Il Qatar respinge le richieste dei sauditi, ‘irrealistiche’

di Enrico Oliari

Il Qatar ha respinto le 13 condizioni poste dall’Arabia Saudita, Egitto, Emirati Arabi Uniti e Bahrain per porre fine all’embargo imposto a seguito delle accuse ufficialmente di sostegno al terrorismo, realmente di interazioni con il nemico di sempre, l’Iran.
Il ministro degli Esteri qatarino, Mohammed bin Abdulrahman al-Thani, respinto l’elenco di richieste e ha fatto notare che “il ministro britannico – cioè uno degli attori che si sta muovendo per mediare la crisi – aveva chiesto che le richieste fossero misurate e realistiche: la lista presentata non soddisfa quel criterio”.
Difatti sarebbe inimmaginabile per la monarchia del Qatar privarsi di al-Jazeera, il maggior media panarabo e strumento formidabile di propaganda, accusato dall’Egitto di diffondere la dottrina dei Fratelli Musulmani e in diretta concorrenza con la saudita al-Arabiyah; come pure chiudere i rapporti con l’Iran, paese con il quale condivide lo sfruttamento dei giacimenti di gas, e la base turca di Doha, una manciata di militari di un paese che in questo momento sta inviando 4.500 tonnellate di aiuti alimentari al giorno; tra i punti vi è anche la richiesta di “riparazioni” della crisi, denaro da versare ai sauditi e agli altri paesi del blocco, ma che Doha non intende versare.
“Si tratta – ha affermato il capo dell’ufficio stampa del governo Saif bin Ahmed al-Thani – di una lista di richieste che non hanno nulla a che fare con la lotta al terrorismo”, bensì volta a “violare la sovranità del Qatar e la sua autonomia in materia di politica estera”.

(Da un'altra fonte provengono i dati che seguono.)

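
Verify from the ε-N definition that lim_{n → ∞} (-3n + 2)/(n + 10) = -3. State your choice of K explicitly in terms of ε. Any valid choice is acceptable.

K = 32/ε

Let ε > 0. For n ≥ 1, |(-3n + 2)/(n + 10) + 3| = |32|/((n + 10)) = 32/((n + 10)).
Since n + 10 ≥ n for n ≥ 1, this is ≤ 32/(n) = 32/n.
So |(-3n + 2)/(n + 10) + 3| < ε whenever n > 32/ε.
Take K = 32/ε. If n > K then |(-3n + 2)/(n + 10) + 3| ≤ 32/n < ε.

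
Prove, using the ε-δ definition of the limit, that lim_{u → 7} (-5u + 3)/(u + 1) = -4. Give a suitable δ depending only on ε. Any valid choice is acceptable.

δ = min(4, 4ε)

Let ε > 0 be given. We want δ > 0 with 0 < |u − 7| < δ ⇒ |(-5u + 3)/(u + 1) + 4| < ε.
Combining over a common denominator, (-5u + 3)/(u + 1) + 4 = [(-5u + 3)·8 − (-32)·(u + 1)] / [8·(u + 1)] = -8(u − 7) / (8(u + 1)).
So |(-5u + 3)/(u + 1) + 4| = 8|u − 7| / (8·|u + 1|).
Restrict δ ≤ 4. Then |u − 7| < 4 gives |u + 1| = |(u − 7) + 8| ≥ 8 − 4 = 4.
Hence |(-5u + 3)/(u + 1) + 4| < 8|u − 7|/(8·4) = (1/4)|u − 7|, which is < ε once |u − 7| < 4ε.
Take δ = min(4, 4ε). Then 0 < |u − 7| < δ forces both bounds, so |(-5u + 3)/(u + 1) + 4| < ε.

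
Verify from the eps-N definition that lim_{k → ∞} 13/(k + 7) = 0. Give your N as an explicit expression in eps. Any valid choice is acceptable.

Suppose eps > 0. For k ≥ 1, |13/(k + 7) − 0| = 13/(k + 7) ≤ 13/k.
We need 13/k < eps, i.e. k > 13/eps.
Take N = 13/eps. If k > N then |13/(k + 7)| ≤ 13/k < eps.

N = 13/eps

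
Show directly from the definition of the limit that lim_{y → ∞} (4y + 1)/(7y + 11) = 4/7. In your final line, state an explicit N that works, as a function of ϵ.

Fix ϵ > 0. We seek N > 0 such that y > N implies |(4y + 1)/(7y + 11) − (4/7)| < ϵ.
(4y + 1)/(7y + 11) − (4/7) = (7(4y + 1) − 4(7y + 11)) / (7(7y + 11)) = -37/(7(7y + 11)).
For y > 0 we have 7y + 11 > 7y, so |(4y + 1)/(7y + 11) − (4/7)| = 37/(7(7y + 11)) < 37/(7·7y) = (37/49)/y.
Thus |(4y + 1)/(7y + 11) − (4/7)| < ϵ whenever y > (37/49)/ϵ.
Take N = (37/49)/ϵ. If y > N then |(4y + 1)/(7y + 11) − (4/7)| < (37/49)/y < ϵ.

N = (37/49)/ϵ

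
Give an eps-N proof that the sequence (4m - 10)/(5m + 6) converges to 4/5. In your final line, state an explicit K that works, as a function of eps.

K = (74/25)/eps

Let eps > 0. For m ≥ 1, |(4m - 10)/(5m + 6) − (4/5)| = |-74|/(5(5m + 6)) = 74/(5(5m + 6)).
Since 5m + 6 ≥ 5m for m ≥ 1, this is ≤ 74/(5·5m) = (74/25)/m.
So |(4m - 10)/(5m + 6) − (4/5)| < eps whenever m > (74/25)/eps.
Take K = (74/25)/eps. If m > K then |(4m - 10)/(5m + 6) − (4/5)| ≤ (74/25)/m < eps.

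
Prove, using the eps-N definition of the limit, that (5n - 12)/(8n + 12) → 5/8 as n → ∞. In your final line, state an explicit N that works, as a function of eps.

N = (39/16)/eps

Fix eps > 0. For n ≥ 1, |(5n - 12)/(8n + 12) − (5/8)| = |-156|/(8(8n + 12)) = 156/(8(8n + 12)).
Since 8n + 12 ≥ 8n for n ≥ 1, this is ≤ 156/(8·8n) = (39/16)/n.
So |(5n - 12)/(8n + 12) − (5/8)| < eps whenever n > (39/16)/eps.
Take N = (39/16)/eps. If n > N then |(5n - 12)/(8n + 12) − (5/8)| ≤ (39/16)/n < eps.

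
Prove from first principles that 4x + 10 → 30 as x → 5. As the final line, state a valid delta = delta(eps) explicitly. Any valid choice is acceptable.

delta = eps/4

Suppose eps > 0. We need delta > 0 so that 0 < |x − 5| < delta implies |(4x + 10) − 30| < eps.
|(4x + 10) − 30| = |4x - 20| = 4|x − 5|.
So 4|x − 5| < eps exactly when |x − 5| < eps/4.
Choosing delta = eps/4 gives |(4x + 10) − 30| = 4|x − 5| < eps whenever |x − 5| < delta.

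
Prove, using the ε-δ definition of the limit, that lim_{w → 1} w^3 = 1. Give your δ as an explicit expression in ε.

δ = min(1, ε/7)

Let ε > 0. We seek δ > 0 with 0 < |w − 1| < δ ⇒ |w^3 − 1| < ε.
Factor: w^3 − 1 = (w − 1)(w^2 + w + 1), so |w^3 − 1| = |w − 1|·|w^2 + w + 1|.
Impose δ ≤ 1 so that |w| < 2; then |w^2 + w + 1| ≤ 7.
Hence |w^3 − 1| ≤ 7|w − 1|, which is < ε once |w − 1| < ε/7.
Take δ = min(1, ε/7). If 0 < |w − 1| < δ then both bounds hold and |w^3 − 1| ≤ 7|w − 1| < 7·(ε/7) = ε.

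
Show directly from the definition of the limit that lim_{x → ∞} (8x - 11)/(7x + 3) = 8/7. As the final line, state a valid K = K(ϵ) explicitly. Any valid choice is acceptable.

K = (101/49)/ϵ

Let ϵ > 0. We seek K > 0 such that x > K implies |(8x - 11)/(7x + 3) − (8/7)| < ϵ.
(8x - 11)/(7x + 3) − (8/7) = (7(8x - 11) − 8(7x + 3)) / (7(7x + 3)) = -101/(7(7x + 3)).
For x > 0 we have 7x + 3 > 7x, so |(8x - 11)/(7x + 3) − (8/7)| = 101/(7(7x + 3)) < 101/(7·7x) = (101/49)/x.
Thus |(8x - 11)/(7x + 3) − (8/7)| < ϵ whenever x > (101/49)/ϵ.
Take K = (101/49)/ϵ. If x > K then |(8x - 11)/(7x + 3) − (8/7)| < (101/49)/x < ϵ.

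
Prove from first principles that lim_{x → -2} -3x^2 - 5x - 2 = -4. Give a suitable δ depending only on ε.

δ = min(2, ε/13)

Suppose ε > 0. We want δ > 0 such that 0 < |x + 2| < δ implies |(-3x^2 - 5x - 2) + 4| < ε.
(-3x^2 - 5x - 2) + 4 = -3x^2 - 5x + 2 = (x + 2)(-3x + 1).
So |(-3x^2 - 5x - 2) + 4| = |x + 2|·|-3x + 1|.
Assume first that |x + 2| < 2, so |x| < 4. Then |-3x + 1| ≤ 3·4 + 1 = 13.
Hence |(-3x^2 - 5x - 2) + 4| ≤ 13|x + 2| < ε provided |x + 2| < ε/13.
Take δ = min(2, ε/13). Then 0 < |x + 2| < δ gives both |x + 2| < 2 and |x + 2| < ε/13, so |(-3x^2 - 5x - 2) + 4| < ε.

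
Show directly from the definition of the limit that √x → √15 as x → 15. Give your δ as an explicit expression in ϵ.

Fix ϵ > 0. We want δ > 0 such that 0 < |x − 15| < δ implies |√x − √15| < ϵ.
Rationalise: √x − √15 = (x − 15)/(√x + √15), so |√x − √15| = |x − 15|/(√x + √15).
Restrict δ ≤ 15 so that |x − 15| < 15 forces x > 0, and then √x + √15 > √15.
Hence |√x − √15| < |x − 15|/√15, which is < ϵ once |x − 15| < √15·ϵ.
Take δ = min(15, √15·ϵ). If 0 < |x − 15| < δ then x > 0 and |√x − √15| < |x − 15|/√15 < ϵ.

δ = min(15, √15·ϵ)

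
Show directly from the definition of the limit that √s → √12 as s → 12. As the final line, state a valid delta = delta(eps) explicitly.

Suppose eps > 0. We want delta > 0 such that 0 < |s − 12| < delta implies |√s − √12| < eps.
Multiplying by the conjugate, |√s − √12| = |s − 12|/(√s + √12).
Restrict delta ≤ 12 so that |s − 12| < 12 forces s > 0, and then √s + √12 > √12.
Hence |√s − √12| < |s − 12|/√12, which is < eps once |s − 12| < √12·eps.
Take delta = min(12, √12·eps). If 0 < |s − 12| < delta then s > 0 and |√s − √12| < |s − 12|/√12 < eps.

delta = min(12, √12·eps)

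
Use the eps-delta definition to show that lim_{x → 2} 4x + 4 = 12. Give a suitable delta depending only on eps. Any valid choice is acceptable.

delta = eps/4

Fix eps > 0. We need delta > 0 so that 0 < |x − 2| < delta implies |(4x + 4) − 12| < eps.
|(4x + 4) − 12| = |4x - 8| = 4|x − 2|.
Thus it suffices that |x − 2| < eps/4.
Take delta = eps/4. If 0 < |x − 2| < delta then |(4x + 4) − 12| = 4|x − 2| < 4·(eps/4) = eps.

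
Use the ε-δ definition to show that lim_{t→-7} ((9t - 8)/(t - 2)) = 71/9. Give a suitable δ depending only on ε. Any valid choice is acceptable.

Let ε > 0 be given. We want δ > 0 with 0 < |t + 7| < δ ⇒ |(9t - 8)/(t - 2) − (71/9)| < ε.
Combining over a common denominator, (9t - 8)/(t - 2) − (71/9) = [(9t - 8)·(-9) − (-71)·(t - 2)] / [(-9)·(t - 2)] = -10(t + 7) / ((-9)(t - 2)).
So |(9t - 8)/(t - 2) − (71/9)| = 10|t + 7| / (9·|t − 2|).
Require δ ≤ 9/2, so |t − 2| ≥ |-9| − |t + 7| > 9 − 9/2 = 9/2.
Hence |(9t - 8)/(t - 2) − (71/9)| < 10|t + 7|/(9·(9/2)) = (20/81)|t + 7|, which is < ε once |t + 7| < (81/20)ε.
Take δ = min(9/2, (81/20)ε). Then 0 < |t + 7| < δ forces both bounds, so |(9t - 8)/(t - 2) − (71/9)| < ε.

δ = min(9/2, (81/20)ε)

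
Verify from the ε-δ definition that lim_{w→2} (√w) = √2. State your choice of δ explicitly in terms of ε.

Let ε > 0. We want δ > 0 such that 0 < |w − 2| < δ implies |√w − √2| < ε.
Multiplying by the conjugate, |√w − √2| = |w − 2|/(√w + √2).
Restrict δ ≤ 2 so that |w − 2| < 2 forces w > 0, and then √w + √2 > √2.
Hence |√w − √2| < |w − 2|/√2, which is < ε once |w − 2| < √2·ε.
Take δ = min(2, √2·ε). If 0 < |w − 2| < δ then w > 0 and |√w − √2| < |w − 2|/√2 < ε.

δ = min(2, √2·ε)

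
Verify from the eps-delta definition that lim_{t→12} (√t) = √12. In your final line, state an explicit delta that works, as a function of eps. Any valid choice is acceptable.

delta = min(12, √12·eps)

Let eps > 0 be given. We want delta > 0 such that 0 < |t − 12| < delta implies |√t − √12| < eps.
Rationalise: √t − √12 = (t − 12)/(√t + √12), so |√t − √12| = |t − 12|/(√t + √12).
Restrict delta ≤ 12 so that |t − 12| < 12 forces t > 0, and then √t + √12 > √12.
Hence |√t − √12| < |t − 12|/√12, which is < eps once |t − 12| < √12·eps.
Take delta = min(12, √12·eps). If 0 < |t − 12| < delta then t > 0 and |√t − √12| < |t − 12|/√12 < eps.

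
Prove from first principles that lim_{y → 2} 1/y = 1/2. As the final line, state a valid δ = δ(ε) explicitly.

Fix ε > 0. We seek δ > 0 such that 0 < |y − 2| < δ implies |1/y − (1/2)| < ε.
|1/y − (1/2)| = |2 − y|/(2·|y|) = |y − 2|/(2|y|).
Restrict δ ≤ 1. Then |y − 2| < 1 gives |y| > 1, so 2|y| > 2.
Then |1/y − (1/2)| < |y − 2|/2, which is < ε when |y − 2| < 2ε.
Take δ = min(1, 2ε). Then 0 < |y − 2| < δ gives both |y − 2| < 1 and |y − 2| < 2ε, so |1/y − (1/2)| < ε.

δ = min(1, 2ε)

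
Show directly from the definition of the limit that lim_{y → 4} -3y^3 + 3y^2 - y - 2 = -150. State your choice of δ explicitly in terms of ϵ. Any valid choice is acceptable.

δ = min(1, ϵ/157)

Fix ϵ > 0. We want δ > 0 such that 0 < |y − 4| < δ implies |(-3y^3 + 3y^2 - y - 2) + 150| < ϵ.
(-3y^3 + 3y^2 - y - 2) + 150 = -3y^3 + 3y^2 - y + 148 = (y − 4)(-3y^2 - 9y - 37).
So |(-3y^3 + 3y^2 - y - 2) + 150| = |y − 4|·|-3y^2 - 9y - 37|.
Require δ ≤ 1. Then |y − 4| < 1 gives |y| < 5, and by the triangle inequality |-3y^2 - 9y - 37| ≤ 3·5^2 + 9·5 + 37 = 157.
Hence |(-3y^3 + 3y^2 - y - 2) + 150| ≤ 157|y − 4| < ϵ provided |y − 4| < ϵ/157.
Choosing δ = min(1, ϵ/157) ensures both conditions, hence |(-3y^3 + 3y^2 - y - 2) + 150| < ϵ.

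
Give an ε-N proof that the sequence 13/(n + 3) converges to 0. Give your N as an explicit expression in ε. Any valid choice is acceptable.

N = 13/ε

Let ε > 0. For n ≥ 1, |13/(n + 3) − 0| = 13/(n + 3) ≤ 13/n.
We need 13/n < ε, i.e. n > 13/ε.
Take N = 13/ε. If n > N then |13/(n + 3)| ≤ 13/n < ε.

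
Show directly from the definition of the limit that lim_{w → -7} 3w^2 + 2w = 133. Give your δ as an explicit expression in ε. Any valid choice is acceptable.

δ = min(1, ε/43)

Suppose ε > 0. We want δ > 0 such that 0 < |w + 7| < δ implies |(3w^2 + 2w) − 133| < ε.
(3w^2 + 2w) − 133 = 3w^2 + 2w - 133 = (w + 7)(3w - 19).
So |(3w^2 + 2w) − 133| = |w + 7|·|3w - 19|.
Assume first that |w + 7| < 1, so |w| < 8. Then |3w - 19| ≤ 3·8 + 19 = 43.
Hence |(3w^2 + 2w) − 133| ≤ 43|w + 7| < ε provided |w + 7| < ε/43.
Choosing δ = min(1, ε/43) ensures both conditions, hence |(3w^2 + 2w) − 133| < ε.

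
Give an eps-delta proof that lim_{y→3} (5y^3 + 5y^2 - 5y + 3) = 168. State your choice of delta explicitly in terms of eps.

delta = min(1, eps/215)

Let eps > 0. We want delta > 0 such that 0 < |y − 3| < delta implies |(5y^3 + 5y^2 - 5y + 3) − 168| < eps.
(5y^3 + 5y^2 - 5y + 3) − 168 = 5y^3 + 5y^2 - 5y - 165 = (y − 3)(5y^2 + 20y + 55).
So |(5y^3 + 5y^2 - 5y + 3) − 168| = |y − 3|·|5y^2 + 20y + 55|.
Require delta ≤ 1. Then |y − 3| < 1 gives |y| < 4, and by the triangle inequality |5y^2 + 20y + 55| ≤ 5·4^2 + 20·4 + 55 = 215.
Hence |(5y^3 + 5y^2 - 5y + 3) − 168| ≤ 215|y − 3| < eps provided |y − 3| < eps/215.
Choosing delta = min(1, eps/215) ensures both conditions, hence |(5y^3 + 5y^2 - 5y + 3) − 168| < eps.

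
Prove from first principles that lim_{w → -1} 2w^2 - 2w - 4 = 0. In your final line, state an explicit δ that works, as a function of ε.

δ = min(1, ε/8)

Let ε > 0 be given. We want δ > 0 such that 0 < |w + 1| < δ implies |(2w^2 - 2w - 4)| < ε.
(2w^2 - 2w - 4) = 2w^2 - 2w - 4 = (w + 1)(2w - 4).
So |(2w^2 - 2w - 4)| = |w + 1|·|2w - 4|.
Assume first that |w + 1| < 1, so |w| < 2. Then |2w - 4| ≤ 2·2 + 4 = 8.
Hence |(2w^2 - 2w - 4)| ≤ 8|w + 1| < ε provided |w + 1| < ε/8.
Choosing δ = min(1, ε/8) ensures both conditions, hence |(2w^2 - 2w - 4)| < ε.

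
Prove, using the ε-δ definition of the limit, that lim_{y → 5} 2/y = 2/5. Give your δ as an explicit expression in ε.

Suppose ε > 0. We seek δ > 0 such that 0 < |y − 5| < δ implies |2/y − (2/5)| < ε.
|2/y − (2/5)| = 2·|5 − y|/(5·|y|) = 2|y − 5|/(5|y|).
Restrict δ ≤ 5/2. Then |y − 5| < 5/2 gives |y| > 5/2, so 5|y| > 25/2.
Then |2/y − (2/5)| < 2|y − 5|/(25/2), which is < ε when |y − 5| < (25/4)ε.
Take δ = min(5/2, (25/4)ε). Then 0 < |y − 5| < δ gives both |y − 5| < 5/2 and |y − 5| < (25/4)ε, so |2/y − (2/5)| < ε.

δ = min(5/2, (25/4)ε)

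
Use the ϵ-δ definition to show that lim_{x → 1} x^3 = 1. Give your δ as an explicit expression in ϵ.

δ = min(2, ϵ/13)

Suppose ϵ > 0. We seek δ > 0 with 0 < |x − 1| < δ ⇒ |x^3 − 1| < ϵ.
Factor: x^3 − 1 = (x − 1)(x^2 + x + 1), so |x^3 − 1| = |x − 1|·|x^2 + x + 1|.
Impose δ ≤ 2 so that |x| < 3; then |x^2 + x + 1| ≤ 13.
Hence |x^3 − 1| ≤ 13|x − 1|, which is < ϵ once |x − 1| < ϵ/13.
Take δ = min(2, ϵ/13). If 0 < |x − 1| < δ then both bounds hold and |x^3 − 1| ≤ 13|x − 1| < 13·(ϵ/13) = ϵ.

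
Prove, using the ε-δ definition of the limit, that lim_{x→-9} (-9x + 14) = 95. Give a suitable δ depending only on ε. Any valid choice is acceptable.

Suppose ε > 0. We need δ > 0 so that 0 < |x + 9| < δ implies |(-9x + 14) − 95| < ε.
|(-9x + 14) − 95| = |-9x - 81| = 9|x + 9|.
Thus it suffices that |x + 9| < ε/9.
Choosing δ = ε/9 gives |(-9x + 14) − 95| = 9|x + 9| < ε whenever |x + 9| < δ.

δ = ε/9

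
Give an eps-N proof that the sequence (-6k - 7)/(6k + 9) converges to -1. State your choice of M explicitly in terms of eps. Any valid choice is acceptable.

Fix eps > 0. For k ≥ 1, |(-6k - 7)/(6k + 9) + 1| = |12|/(6(6k + 9)) = 12/(6(6k + 9)).
Since 6k + 9 ≥ 6k for k ≥ 1, this is ≤ 12/(6·6k) = (1/3)/k.
So |(-6k - 7)/(6k + 9) + 1| < eps whenever k > (1/3)/eps.
Take M = (1/3)/eps. If k > M then |(-6k - 7)/(6k + 9) + 1| ≤ (1/3)/k < eps.

M = (1/3)/eps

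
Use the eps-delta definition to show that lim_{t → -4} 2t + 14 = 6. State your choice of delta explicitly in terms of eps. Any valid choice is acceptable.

Fix eps > 0. We need delta > 0 so that 0 < |t + 4| < delta implies |(2t + 14) − 6| < eps.
Since (2t + 14) − 6 = 2(t + 4), we have |(2t + 14) − 6| = 2|t + 4|.
Thus it suffices that |t + 4| < eps/2.
Take delta = eps/2. If 0 < |t + 4| < delta then |(2t + 14) − 6| = 2|t + 4| < 2·(eps/2) = eps.

delta = eps/2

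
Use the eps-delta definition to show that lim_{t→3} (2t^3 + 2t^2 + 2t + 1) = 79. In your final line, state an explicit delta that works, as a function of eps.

delta = min(2, eps/116)

Let eps > 0. We want delta > 0 such that 0 < |t − 3| < delta implies |(2t^3 + 2t^2 + 2t + 1) − 79| < eps.
(2t^3 + 2t^2 + 2t + 1) − 79 = 2t^3 + 2t^2 + 2t - 78 = (t − 3)(2t^2 + 8t + 26).
So |(2t^3 + 2t^2 + 2t + 1) − 79| = |t − 3|·|2t^2 + 8t + 26|.
Require delta ≤ 2. Then |t − 3| < 2 gives |t| < 5, and by the triangle inequality |2t^2 + 8t + 26| ≤ 2·5^2 + 8·5 + 26 = 116.
Hence |(2t^3 + 2t^2 + 2t + 1) − 79| ≤ 116|t − 3| < eps provided |t − 3| < eps/116.
Choosing delta = min(2, eps/116) ensures both conditions, hence |(2t^3 + 2t^2 + 2t + 1) − 79| < eps.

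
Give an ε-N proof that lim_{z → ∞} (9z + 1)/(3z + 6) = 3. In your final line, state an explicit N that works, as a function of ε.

Fix ε > 0. We seek N > 0 such that z > N implies |(9z + 1)/(3z + 6) − 3| < ε.
(9z + 1)/(3z + 6) − 3 = (3(9z + 1) − 9(3z + 6)) / (3(3z + 6)) = -51/(3(3z + 6)).
For z > 0 we have 3z + 6 > 3z, so |(9z + 1)/(3z + 6) − 3| = 51/(3(3z + 6)) < 51/(3·3z) = (17/3)/z.
Thus |(9z + 1)/(3z + 6) − 3| < ε whenever z > (17/3)/ε.
Take N = (17/3)/ε. If z > N then |(9z + 1)/(3z + 6) − 3| < (17/3)/z < ε.

N = (17/3)/ε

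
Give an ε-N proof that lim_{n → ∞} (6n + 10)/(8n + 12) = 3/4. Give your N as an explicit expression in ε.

N = (1/8)/ε

Suppose ε > 0. For n ≥ 1, |(6n + 10)/(8n + 12) − (3/4)| = |8|/(8(8n + 12)) = 8/(8(8n + 12)).
Since 8n + 12 ≥ 8n for n ≥ 1, this is ≤ 8/(8·8n) = (1/8)/n.
So |(6n + 10)/(8n + 12) − (3/4)| < ε whenever n > (1/8)/ε.
Take N = (1/8)/ε. If n > N then |(6n + 10)/(8n + 12) − (3/4)| ≤ (1/8)/n < ε.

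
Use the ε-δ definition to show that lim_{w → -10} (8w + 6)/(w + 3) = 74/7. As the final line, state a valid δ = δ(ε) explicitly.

δ = min(7/2, (49/36)ε)

Fix ε > 0. We want δ > 0 with 0 < |w + 10| < δ ⇒ |(8w + 6)/(w + 3) − (74/7)| < ε.
Combining over a common denominator, (8w + 6)/(w + 3) − (74/7) = [(8w + 6)·(-7) − (-74)·(w + 3)] / [(-7)·(w + 3)] = 18(w + 10) / ((-7)(w + 3)).
So |(8w + 6)/(w + 3) − (74/7)| = 18|w + 10| / (7·|w + 3|).
Restrict δ ≤ 7/2. Then |w + 10| < 7/2 gives |w + 3| = |(w + 10) + (-7)| ≥ 7 − 7/2 = 7/2.
Hence |(8w + 6)/(w + 3) − (74/7)| < 18|w + 10|/(7·(7/2)) = (36/49)|w + 10|, which is < ε once |w + 10| < (49/36)ε.
Take δ = min(7/2, (49/36)ε). Then 0 < |w + 10| < δ forces both bounds, so |(8w + 6)/(w + 3) − (74/7)| < ε.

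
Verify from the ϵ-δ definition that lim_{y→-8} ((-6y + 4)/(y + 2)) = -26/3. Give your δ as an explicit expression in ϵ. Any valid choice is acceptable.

δ = min(3, (9/8)ϵ)

Fix ϵ > 0. We want δ > 0 with 0 < |y + 8| < δ ⇒ |(-6y + 4)/(y + 2) + 26/3| < ϵ.
Combining over a common denominator, (-6y + 4)/(y + 2) + 26/3 = [(-6y + 4)·(-6) − 52·(y + 2)] / [(-6)·(y + 2)] = -16(y + 8) / ((-6)(y + 2)).
So |(-6y + 4)/(y + 2) + 26/3| = 16|y + 8| / (6·|y + 2|).
Require δ ≤ 3, so |y + 2| ≥ |-6| − |y + 8| > 6 − 3 = 3.
Hence |(-6y + 4)/(y + 2) + 26/3| < 16|y + 8|/(6·3) = (8/9)|y + 8|, which is < ϵ once |y + 8| < (9/8)ϵ.
Take δ = min(3, (9/8)ϵ). Then 0 < |y + 8| < δ forces both bounds, so |(-6y + 4)/(y + 2) + 26/3| < ϵ.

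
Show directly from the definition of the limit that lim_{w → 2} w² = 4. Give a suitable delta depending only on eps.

delta = min(2, eps/6)

Let eps > 0 be given. We seek delta > 0 with 0 < |w − 2| < delta ⇒ |w² − 4| < eps.
Factor: w² − 4 = (w − 2)(w + 2), so |w² − 4| = |w − 2|·|w + 2|.
Restrict delta ≤ 2. Then |w − 2| < 2 gives |w| < 4, so by the triangle inequality |w + 2| ≤ 4 + 2 = 6.
Hence |w² − 4| ≤ 6|w − 2|, which is < eps once |w − 2| < eps/6.
Take delta = min(2, eps/6). If 0 < |w − 2| < delta then both bounds hold and |w² − 4| ≤ 6|w − 2| < 6·(eps/6) = eps.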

Quella del terrorismo, d’altronde, è un’accusa che fa acqua da tutte le parti, perché se è vero ed arcisaputo che la monarchia del Qatar ha finanziato l’Isis (già agli inizi del 2015 Notizie Geopolitiche aveva parlato dell’Isis come di “un esperimento di Usa, Qatar e Turchia finito male“), e se è vero che denari di Doha sono finiti persino agli Hezbollah sciiti, altresì e vero che da quelle parti il migliore ha la rogna, a cominciare proprio dall’Arabia Saudita, paese dove è nata al-Qaeda, con il sostegno al terrorismo internazionale (si pensi a Jabad Fatah al-Sham in Siria, ex Jabat al-Nusra) che si sprigiona dalle mille diramazioni e dalle mille contese interne alla composita famiglia reale.
Si tratta, alla fine, della non nuova guerra tra le due monarchie di Doha e di Riad per il controllo del Medio Oriente, un conflitto giocato su altri scacchieri, si pensi all’Egitto di Mohammed Morsi ma anche alle varie “Primavere arabe”: ovunque nel mondo arabo c’è un conflitto spuntano i finanziamenti di Qatar e Arabia Saudita, dal Mali (dove Doha voleva riconoscere l’effimera Repubblica Islamica dell’Azawad) alla Libia, alla Siria, al Barhrein, allo Yemen… e se re Salman e il figlio Mohammed bin Salman, principe ereditario, possono contare sul sostegno della maggior parte dei paesi della Penisola Arabica, il Qatar ha dalla sua nientemeno che la Turchia e l’Iran. Per ora almeno, poiché le alleanze e i conflitti nel Medio Oriente si leggono sul fondo di un caleidoscopio.